Background: Genome-wide association studies (GWAS) have identified association of common alleles with primary open-angle glaucoma (POAG) and its quantitative endophenotypes near numerous genes. This study aims to determine whether rare pathogenic variants in these disease-associated genes contribute to POAG.
Methods: Participants fulfilled strict inclusion criteria of advanced POAG at a young age of diagnosis. Myocilin mutation carriers were excluded using direct sequencing. Whole exome sequencing was performed on 187 glaucoma cases and 103 local screened nonglaucoma controls then joint-called with exomes of 993 previously sequenced Australian controls. GWAS-associated genes were assessed for enrichment of rare predicted pathogenic variants in POAG. Significantly enriched genes were compared against Exome Aggregation Consortium (ExAC) public control.

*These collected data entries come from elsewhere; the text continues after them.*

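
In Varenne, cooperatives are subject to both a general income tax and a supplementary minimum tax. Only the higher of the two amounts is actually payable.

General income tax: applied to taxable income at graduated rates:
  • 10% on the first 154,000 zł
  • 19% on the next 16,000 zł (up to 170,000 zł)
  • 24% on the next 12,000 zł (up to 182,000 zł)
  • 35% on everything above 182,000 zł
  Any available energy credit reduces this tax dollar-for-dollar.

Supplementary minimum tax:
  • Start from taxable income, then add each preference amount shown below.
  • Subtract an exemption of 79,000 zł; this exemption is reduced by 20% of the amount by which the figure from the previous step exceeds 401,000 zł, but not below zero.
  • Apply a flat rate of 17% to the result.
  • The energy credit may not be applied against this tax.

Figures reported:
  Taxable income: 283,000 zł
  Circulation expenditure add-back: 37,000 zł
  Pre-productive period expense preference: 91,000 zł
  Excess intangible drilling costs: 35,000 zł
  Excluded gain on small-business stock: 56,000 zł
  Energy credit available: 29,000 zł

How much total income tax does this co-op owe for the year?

75,344 zł

Supplementary minimum tax:
  Adjusted income: 283,000 zł + 37,000 zł + 91,000 zł + 35,000 zł + 56,000 zł = 502,000 zł
  Exemption: 79,000 zł − 20% × (502,000 zł − 401,000 zł) = 79,000 zł − 20,200 zł = 58,800 zł
  Base: 502,000 zł − 58,800 zł = 443,200 zł
  443,200 zł × 17% = 75,344 zł

General income tax:
  154,000 zł × 10% = 15,400 zł
  16,000 zł × 19% = 3,040 zł
  12,000 zł × 24% = 2,880 zł
  101,000 zł × 35% = 35,350 zł
  → 56,670 zł
  Less energy credit 29,000 zł → 27,670 zł

75,344 zł > 27,670 zł, so the supplementary minimum tax is the binding amount.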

Results: Eighty-six GWAS disease or trait-associated glaucoma genes were captured and sequenced. CARD10 showed enrichment after Bonferroni correction for rare variants in glaucoma cases (OR = 13.2, P = 6.94 × 10-5) with mutations identified in 4.28% of our POAG cohort compared to 0.27% in controls. CARD10 was significantly associated with optic disc parameters in previous GWAS. The whole GWAS gene set showed no enrichment in POAG overall (OR = 1.12, P = 0.51).
Conclusion: We report here an enrichment of rare predicted pathogenic coding variants within a GWAS-associated locus in POAG (CARD10). These findings indicate that both common and rare pathogenic coding variants in CARD10 may contribute to POAG pathogenesis.
Keywords: CARD10; genome‐wide association study; rare variants; whole exome sequencing.